One of the blessings of being on pilgrimage with your teacher is hearing these dharma legends at the holy sites where they occurred, practicing and making offerings in the footsteps of these revered lineage figures.

Said to be the footprint of Guru Rinpoche, upper caves, Tso Pema
There have been times I traveled the Buddhist circuit without a teacher and felt a bit lost—wondering, now that I am at this sacred site, what do I do besides take pictures? In this magical play, the teacher is always the director.
We took the path up to the cave above Tso Pema associated with Guru Rinpoche and Mandarava. There we practiced a Guru Rinpoche sadhana, Kunchok Chidu, and had a small tsok (feast offering). Ponlop Rinpoche then gave a brief talk. He said we gather here to practice as Guru Rinpoche and Mandarava did and realize the nature of mind, which is bliss and emptiness — Mahasukha, or Great Bliss, through the Vajrayana path of Dzogchen and Mahamudra. We sat in silence, each making our own aspirations.

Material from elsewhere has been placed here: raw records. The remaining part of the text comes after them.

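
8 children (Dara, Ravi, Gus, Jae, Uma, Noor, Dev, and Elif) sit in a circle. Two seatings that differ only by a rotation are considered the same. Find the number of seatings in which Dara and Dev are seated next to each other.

Glue Dara and Dev into a block (2 internal orders). Seating 7 units around a circle gives (6)! arrangements.
So 2 × (6)! = 2 × 720 = 1440.

1440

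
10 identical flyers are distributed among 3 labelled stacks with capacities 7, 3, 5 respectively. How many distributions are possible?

18

Without the upper bounds there are C(12,2) = 66 ways to split 10 among 3 stacks.
Subtract solutions that violate a single cap (substitute x_i' = x_i − (cap_i+1)): x_1 ≥ 8 gives C(4,2) = 6; x_2 ≥ 4 gives C(8,2) = 28; x_3 ≥ 6 gives C(6,2) = 15. Together 49.
Add back pairs where two caps are both exceeded: 0 + 0 + 1 = 1.
By inclusion–exclusion the count is 66 − 49 + 1 = 18.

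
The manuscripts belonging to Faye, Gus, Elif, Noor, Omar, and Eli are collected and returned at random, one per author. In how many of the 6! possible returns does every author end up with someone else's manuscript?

Count assignments avoiding every fixed point. For any j of the 6 authors fixed to their own manuscript, the other 6−j can be arranged in (6−j)! ways.
By inclusion–exclusion this is Σ_{j=0}^{6} (−1)^j C(6,j)·(6−j)!.
Computing: 720 − 720 + 360 − 120 + 30 − 6 + 1 = 265.

265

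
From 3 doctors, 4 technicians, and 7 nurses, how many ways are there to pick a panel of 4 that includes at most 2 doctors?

Split by how many doctors are chosen (0 through 2).
Sum: C(3,0)·C(11,4) + C(3,1)·C(11,3) + C(3,2)·C(11,2) = 330 + 495 + 165 = 990.

990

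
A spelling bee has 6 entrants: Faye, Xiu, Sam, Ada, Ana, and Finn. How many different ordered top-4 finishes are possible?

There are 6 choices for 1st place, 5 for 2nd, and so on down to 3 for position 4.
That gives 6 × 5 × 4 × 3 = 360.

360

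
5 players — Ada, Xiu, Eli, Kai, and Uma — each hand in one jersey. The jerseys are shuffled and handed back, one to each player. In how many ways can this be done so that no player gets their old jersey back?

44

This is the derangement count D_5: permutations of 5 items with no fixed point.
By inclusion–exclusion this is Σ_{j=0}^{5} (−1)^j C(5,j)·(5−j)!.
Computing: 120 − 120 + 60 − 20 + 5 − 1 = 44.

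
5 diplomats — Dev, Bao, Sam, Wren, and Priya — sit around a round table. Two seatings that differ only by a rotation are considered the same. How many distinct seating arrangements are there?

24

Seat Dev anywhere (absorbing the rotational symmetry), then permute the other 4: (4)! = 24.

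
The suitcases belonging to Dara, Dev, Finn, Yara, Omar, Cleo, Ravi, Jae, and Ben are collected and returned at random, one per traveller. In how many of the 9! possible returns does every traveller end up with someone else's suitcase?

Let Aᵢ be the assignments in which traveller i gets their own suitcase. We want the size of the complement of A₁∪…∪A_9.
By inclusion–exclusion this is Σ_{j=0}^{9} (−1)^j C(9,j)·(9−j)!.
Computing: 362880 − 362880 + 181440 − 60480 + 15120 − 3024 + 504 − 72 + 9 − 1 = 133496.

133496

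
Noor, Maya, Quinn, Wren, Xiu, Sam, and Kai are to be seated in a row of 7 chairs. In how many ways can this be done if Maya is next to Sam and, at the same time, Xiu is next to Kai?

Treat {Maya,Sam} as one block (2 orders) and {Xiu,Kai} as another (2 orders).
That leaves 5 units to arrange: 2 × 2 × 5! = 4 × 120 = 480.

480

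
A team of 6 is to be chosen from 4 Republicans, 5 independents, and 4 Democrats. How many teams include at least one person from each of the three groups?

1520

Total 6-person selections from all 13: C(13,6) = 1716.
Selections missing a whole group: no Republicans → C(9,6) = 84; no independents → C(8,6) = 28; no Democrats → C(9,6) = 84.
Add back selections omitting two groups (i.e. drawn from a single group): C(4,6) + C(5,6) + C(4,6) = 0.
By inclusion–exclusion: 1716 − 196 + 0 = 1520.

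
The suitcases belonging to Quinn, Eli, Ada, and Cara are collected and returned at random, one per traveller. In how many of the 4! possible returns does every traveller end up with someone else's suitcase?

This is the derangement count D_4: permutations of 4 items with no fixed point.
By inclusion–exclusion this is Σ_{j=0}^{4} (−1)^j C(4,j)·(4−j)!.
Computing: 24 − 24 + 12 − 4 + 1 = 9.

9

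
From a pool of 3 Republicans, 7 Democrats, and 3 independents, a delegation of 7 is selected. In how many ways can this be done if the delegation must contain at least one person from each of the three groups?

With no constraint there are C(13,7) = 1716 possible selections.
Selections missing a whole group: no Republicans → C(10,7) = 120; no Democrats → C(6,7) = 0; no independents → C(10,7) = 120.
Add back selections omitting two groups (i.e. drawn from a single group): C(3,7) + C(7,7) + C(3,7) = 1.
By inclusion–exclusion: 1716 − 240 + 1 = 1477.

1477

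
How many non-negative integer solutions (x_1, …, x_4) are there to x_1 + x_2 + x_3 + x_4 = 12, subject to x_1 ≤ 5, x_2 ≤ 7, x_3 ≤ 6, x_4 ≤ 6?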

The last time I visited Tso Pema was after seven weeks of abhishekas (empowerments) covering the entire Drubthab Kuntu, given by Dzongsar Jamyang Khyentse Rinpoche at the Chökyi Lodrö Institute. The empowerments, reading transmissions, and teachings were completed over forty-nine days. Again, after receiving so many blessings, my mind felt calm and open to this sacred space. This time, I was traveling with two dharma friends from the program.
We covered some of the same ground, including the cave above Tso Pema. Standing there, we looked out at the landscape, the lake below, and a giant Padmasambhava towering above from the mountainside.

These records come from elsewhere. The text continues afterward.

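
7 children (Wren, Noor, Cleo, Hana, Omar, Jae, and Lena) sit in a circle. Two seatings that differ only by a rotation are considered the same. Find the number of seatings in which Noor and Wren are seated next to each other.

Treat {Noor, Wren} as one unit (2 internal orders) and seat the resulting 6 units around the table: (5)! circular arrangements.
So 2 × (5)! = 2 × 120 = 240.

240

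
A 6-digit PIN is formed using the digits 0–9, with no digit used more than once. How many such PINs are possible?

151200

Choose and order 6 of the 10 symbols: the first digit has 10 options, the next 9, and so on down to 5.
That product is 10 × 9 × 8 × 7 × 6 × 5 = 151200.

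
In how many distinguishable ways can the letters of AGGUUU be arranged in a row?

60

The 6 letters of AGGUUU have repeats: G appearing twice and U appearing 3 times.
So there are 6! / (3!·2!) = 60 distinguishable arrangements.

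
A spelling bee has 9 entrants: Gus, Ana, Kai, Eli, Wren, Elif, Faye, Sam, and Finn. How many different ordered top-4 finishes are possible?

This is an ordered selection of 4 from 9: P(9,4).
That gives 9 × 8 × 7 × 6 = 3024.

3024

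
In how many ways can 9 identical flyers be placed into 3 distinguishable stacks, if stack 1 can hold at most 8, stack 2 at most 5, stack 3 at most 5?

34

Without the upper bounds there are C(11,2) = 55 ways to split 9 among 3 stacks.
Subtract solutions that violate a single cap (substitute x_i' = x_i − (cap_i+1)): x_1 ≥ 9 gives C(2,2) = 1; x_2 ≥ 6 gives C(5,2) = 10; x_3 ≥ 6 gives C(5,2) = 10. Together 21.
No two caps can be exceeded simultaneously, so the pair terms are all 0.
By inclusion–exclusion the count is 55 − 21 + 0 = 34.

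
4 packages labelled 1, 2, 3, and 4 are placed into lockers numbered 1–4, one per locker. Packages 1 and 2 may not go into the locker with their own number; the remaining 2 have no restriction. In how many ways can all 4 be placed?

Let Aᵢ (for i ∈ {1, 2}) be the placements that put package i in its forbidden locker. Any j of these fix j positions, leaving (4−j)! ways to fill the rest, and there are C(2,j) ways to pick which j.
By inclusion–exclusion, the number of valid placements is Σ_{j=0}^{2} (−1)^j C(2,j)·(4−j)!.
Computing: 24 − 12 + 2 = 14.

14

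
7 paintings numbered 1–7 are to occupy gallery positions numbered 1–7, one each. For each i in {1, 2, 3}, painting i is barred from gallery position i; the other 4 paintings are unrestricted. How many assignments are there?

3216

Let Aᵢ (for i ∈ {1, 2, 3}) be the placements that put painting i in its forbidden gallery position. Any j of these fix j positions, leaving (7−j)! ways to fill the rest, and there are C(3,j) ways to pick which j.
By inclusion–exclusion, the number of valid placements is Σ_{j=0}^{3} (−1)^j C(3,j)·(7−j)!.
Computing: 5040 − 2160 + 360 − 24 = 3216.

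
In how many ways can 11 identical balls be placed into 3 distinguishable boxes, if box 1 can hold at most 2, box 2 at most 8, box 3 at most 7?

18

By stars and bars, unrestricted non-negative solutions to x_1+…+x_3 = 11 number C(11+2,2) = 78.
Subtract solutions that violate a single cap (substitute x_i' = x_i − (cap_i+1)): x_1 ≥ 3 gives C(10,2) = 45; x_2 ≥ 9 gives C(4,2) = 6; x_3 ≥ 8 gives C(5,2) = 10. Together 61.
Add back pairs where two caps are both exceeded: 0 + 1 + 0 = 1.
By inclusion–exclusion the count is 78 − 61 + 1 = 18.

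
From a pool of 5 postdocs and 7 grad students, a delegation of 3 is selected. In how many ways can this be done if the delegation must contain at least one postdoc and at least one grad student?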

That statue is extraordinary. Built by master artisans from Bhutan and Nepal, it stands 123 feet tall and is said to be filled with sacred relics of Guru Rinpoche. Standing there, you get a panoramic view of the entire valley. Before the entrance, one wall is painted with a large mural of a warrior figure elaborately dressed in ornate silk robes, mounted on a white steed, riding through storm clouds with a consort beside him and a yak grazing below. I took him for Gesar of Ling, which seemed natural enough given where we were — Gesar is considered an emanation of Guru Rinpoche himself. It was only later that a fellow practitioner set me straight: Gesar’s horse Kyang Go Karkar is chestnut, not white, and the Tibetan script identified the figure as a draktsen, a mountain spirit and protective deity.

Before leaving Tso Pema, we stopped at the stupa dedicated to Chögyam Trungpa Rinpoche, my first teacher. We circumambulated the stupa and made a few aspirations before returning to our hotel. Tso Pema is a place I hope to visit again in this life. The next morning, we continued our pilgrimage to the sacred sites in the footsteps of Buddha.